Automotive industry bodies such as Society of Indian Automobile Manufactuers (SIAM), Indian Foundation of Transport Research And Training (IFTRT) have expressed concerns over the union ministry of road transport and highways (MoRTH) decision to make it mandatory airconditioning (AC) system on trucks effective April 1, 2017.
The bodies not only see that the time limit given is highly impossible to meet with but also expressed the cost involved in recalibrating all the trucks to suit such AC fittings.
SIAM director general Vishnu Mathur said, “We appreciate MoRTH’s concern for comfort of truck drivers, however, SIAM is of the view that AC being a comfort related subject and not a safety subject and it should not be regulated or mandated.
All comfort related features in vehicles should be driven by the market and the customer and not by regulation. “Furthermore, almost more than 90% of truck cabins are built by independent unorganised body-builders on plain chassis supplied by the OEMs . The OEMs do not have any control on these local body builders for fitment of AC systems. Any wrong fitment can, therefore, not only lead to many warranty conflicts with customers, but also impact the performance of the vehicle,” he said.
“Truck Code has already taken adequate care for the comfort of driver/co-driver by incorporating mandatory provision of blowers/ventilators or other suitable devices to ensure proper climate control in driver’s work area,” he added.
The industry has already committed the necessary resources and put in place the supply chain/orders for manufacturing Bharat Stage IV emission norms complaint trucks from April 2017 i.e. 4 months from now and cabins on all trucks would seriously impact preparedness of the industry in meeting BS IV norms across the country as vehicles would need to be redesigned/redeveloped and sent for fresh homologation for which the lead time is just not enough, Mathur pointed out.

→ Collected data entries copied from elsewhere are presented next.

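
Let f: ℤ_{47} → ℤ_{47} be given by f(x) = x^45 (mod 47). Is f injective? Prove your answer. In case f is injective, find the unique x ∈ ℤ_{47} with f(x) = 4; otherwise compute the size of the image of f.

Since 47 is prime, the nonzero elements of ℤ_{47} form a cyclic group of order 46.
As gcd(45, 46) = 1, raising to the 45th power is a bijection on this group: if s^45 ≡ t^45 then (st^{−1})^45 = 1, and the only element of order dividing gcd(45, 46) = 1 is 1, so s = t.
With f(0) = 0 this makes f injective on all of ℤ_{47}, hence bijective (finite equal-size domain and codomain). In particular f is injective.
Since f is injective, we find the preimage of 4. The inverse of x ↦ x^45 on (ℤ_{47})^× is x ↦ x^45, because 45·45 = 2025 = 44·46 + 1 ≡ 1 (mod 46) and x^{46} = 1 for x ≠ 0 (Fermat). So f⁻¹(4) = 4^45 mod 47.
Repeated squaring mod 47: 4^1 ≡ 4, 4^2 ≡ 4² = 16, 4^4 ≡ 16² = 256 ≡ 21, 4^8 ≡ 21² = 441 ≡ 18, 4^16 ≡ 18² = 324 ≡ 42, 4^32 ≡ 42² = 1764 ≡ 25. Since 45 = 32 + 8 + 4 + 1, 4^45 ≡ 25·18·21·4: 25·18 = 450 ≡ 27, then 27·21 = 567 ≡ 3, then 3·4 = 12. So 4^45 ≡ 12 (mod 47).
Hence f⁻¹(4) = 12.

12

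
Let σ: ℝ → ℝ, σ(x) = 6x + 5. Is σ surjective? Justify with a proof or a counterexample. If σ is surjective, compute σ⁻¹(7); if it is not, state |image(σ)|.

1/3

Recall that surjectivity means every element of the codomain has a preimage under σ.
For any y ∈ ℝ, x = (y − 5)/6 satisfies σ(x) = y.
Therefore σ is surjective.
Since σ is surjective, we compute σ⁻¹(7) = (7 − 5)/6 = 1/3.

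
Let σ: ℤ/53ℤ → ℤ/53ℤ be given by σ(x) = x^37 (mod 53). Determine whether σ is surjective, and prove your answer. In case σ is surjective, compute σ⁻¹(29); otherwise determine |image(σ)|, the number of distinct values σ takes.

Since 53 is prime, the nonzero elements of ℤ/53ℤ form a cyclic group of order 52.
As gcd(37, 52) = 1, raising to the 37th power is a bijection on this group: if u^37 ≡ v^37 then (uv^{−1})^37 = 1, and the only element of order dividing gcd(37, 52) = 1 is 1, so u = v.
With σ(0) = 0 this makes σ injective on all of ℤ/53ℤ, hence bijective (finite equal-size domain and codomain). In particular σ is surjective.
Since σ is surjective, we find the preimage of 29. The inverse of x ↦ x^37 on (ℤ/53ℤ)^× is x ↦ x^45, because 37·45 = 1665 = 32·52 + 1 ≡ 1 (mod 52) and x^{52} = 1 for x ≠ 0 (Fermat). So σ⁻¹(29) = 29^45 mod 53.
Repeated squaring mod 53: 29^1 ≡ 29, 29^2 ≡ 29² = 841 ≡ 46, 29^4 ≡ 46² = 2116 ≡ 49, 29^8 ≡ 49² = 2401 ≡ 16, 29^16 ≡ 16² = 256 ≡ 44, 29^32 ≡ 44² = 1936 ≡ 28. Since 45 = 32 + 8 + 4 + 1, 29^45 ≡ 28·16·49·29: 28·16 = 448 ≡ 24, then 24·49 = 1176 ≡ 10, then 10·29 = 290 ≡ 25. So 29^45 ≡ 25 (mod 53).
Hence σ⁻¹(29) = 25.

25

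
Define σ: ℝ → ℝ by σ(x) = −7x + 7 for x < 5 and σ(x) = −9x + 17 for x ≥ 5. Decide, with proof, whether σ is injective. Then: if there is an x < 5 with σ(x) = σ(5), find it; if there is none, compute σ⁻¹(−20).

27/7

Both pieces are strictly decreasing (slopes −7 and −9), so each is injective on its own interval.
The left piece maps (−∞, 5) onto (−28, ∞); the right piece maps [5, ∞) onto (−∞, −28].
These images are disjoint, so no value is attained by both pieces. Hence σ is injective.
Because the two images are disjoint, no x < 5 has σ(x) = σ(5), so we compute σ⁻¹(−20): −20 lies in (−28, ∞), so solve −7x + 7 = −20: x = (−20 − 7)/(−7) = 27/7.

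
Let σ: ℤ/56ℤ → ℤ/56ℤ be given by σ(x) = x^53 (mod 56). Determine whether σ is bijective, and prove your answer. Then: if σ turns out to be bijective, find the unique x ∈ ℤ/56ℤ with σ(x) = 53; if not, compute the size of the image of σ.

35

σ(0) = 0^53 = 0.
σ(14): Repeated squaring mod 56: 14^1 ≡ 14, 14^2 ≡ 14² = 196 ≡ 28, 14^4 ≡ 28² = 784 ≡ 0, 14^8 ≡ 0² = 0, 14^16 ≡ 0² = 0, 14^32 ≡ 0² = 0. Since 53 = 32 + 16 + 4 + 1, 14^53 ≡ 0·0·0·14: 0·0 = 0, then 0·0 = 0, then 0·14 = 0. So 14^53 ≡ 0 (mod 56).
So σ(0) = σ(14) = 0 while 0 ≠ 14, thus σ is not injective, hence not bijective.
Since σ is not bijective, we determine |image(σ)|. Computing x^53 mod 56 for each x (by repeated squaring, reducing mod 56 at every step), the values σ(0), σ(1), …, σ(55) are: 0, 1, 32, 19, 16, 45, 48, 7, 8, 25, 40, 51, 24, 13, 0, 15, 32, 33, 16, 3, 48, 21, 8, 39, 40, 9, 24, 27, 0, 29, 32, 47, 16, 17, 48, 35, 8, 53, 40, 23, 24, 41, 0, 43, 32, 5, 16, 31, 48, 49, 8, 11, 40, 37, 24, 55.
The distinct values are {0, 1, 3, 5, 7, 8, 9, 11, 13, 15, 16, 17, 19, 21, 23, 24, 25, 27, 29, 31, 32, 33, 35, 37, 39, 40, 41, 43, 45, 47, 48, 49, 51, 53, 55}; there are 35 of them.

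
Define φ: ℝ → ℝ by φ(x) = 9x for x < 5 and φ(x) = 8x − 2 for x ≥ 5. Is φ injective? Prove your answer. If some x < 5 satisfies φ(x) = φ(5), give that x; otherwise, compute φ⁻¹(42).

Both pieces are strictly increasing (slopes 9 and 8), so each is injective on its own interval.
The left piece maps (−∞, 5) onto (−∞, 45); the right piece maps [5, ∞) onto [38, ∞).
These images overlap. In particular φ(5) = 38 (right piece), and solving 9x = 38 on the left piece gives x = 38/9 < 5.
So φ(38/9) = φ(5) with 38/9 ≠ 5, and φ is not injective. This x = 38/9 is the requested value below 5.

38/9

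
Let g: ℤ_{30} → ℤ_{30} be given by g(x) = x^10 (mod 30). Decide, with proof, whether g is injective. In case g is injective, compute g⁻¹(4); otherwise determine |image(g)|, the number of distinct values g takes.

12

g(2): Repeated squaring mod 30: 2^1 ≡ 2, 2^2 ≡ 2² = 4, 2^4 ≡ 4² = 16, 2^8 ≡ 16² = 256 ≡ 16. Since 10 = 8 + 2, 2^10 ≡ 16·4: 16·4 = 64 ≡ 4. So 2^10 ≡ 4 (mod 30).
g(8): Repeated squaring mod 30: 8^1 ≡ 8, 8^2 ≡ 8² = 64 ≡ 4, 8^4 ≡ 4² = 16, 8^8 ≡ 16² = 256 ≡ 16. Since 10 = 8 + 2, 8^10 ≡ 16·4: 16·4 = 64 ≡ 4. So 8^10 ≡ 4 (mod 30).
So g(2) = g(8) = 4 while 2 ≠ 8, thus g is not injective.
Since g is not injective, we determine |image(g)|. Computing x^10 mod 30 for each x (by repeated squaring, reducing mod 30 at every step), the values g(0), g(1), …, g(29) are: 0, 1, 4, 9, 16, 25, 6, 19, 4, 21, 10, 1, 24, 19, 16, 15, 16, 19, 24, 1, 10, 21, 4, 19, 6, 25, 16, 9, 4, 1.
The distinct values are {0, 1, 4, 6, 9, 10, 15, 16, 19, 21, 24, 25}; there are 12 of them.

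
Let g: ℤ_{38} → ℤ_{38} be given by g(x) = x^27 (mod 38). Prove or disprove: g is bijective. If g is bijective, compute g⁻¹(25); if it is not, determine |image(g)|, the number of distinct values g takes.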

Speaking to the FE, SP Singh, convenor, IFTRT, said, “The move is arbitrary and uncalled for at a time when the OEMs are involved in investing to meet Euro IV norms, which will come into force in the next few months. The ministry’s move is more of a comfort aspect than a necessary one. The ministry should not go ahead with this proposal now.”
However, in a statement here, Erich Nesselhauf, managing director and CEO, Daimler India Commercial Vehicles (DICV), said: “We welcome the government’s push for mandatory AC on trucks. With BharatBenz, we have been selling AC throughout our 9-49 tonne range from day one onwards, so we are fully ready. Mandatory AC will deliver a significant boost to safer trucking and road safety.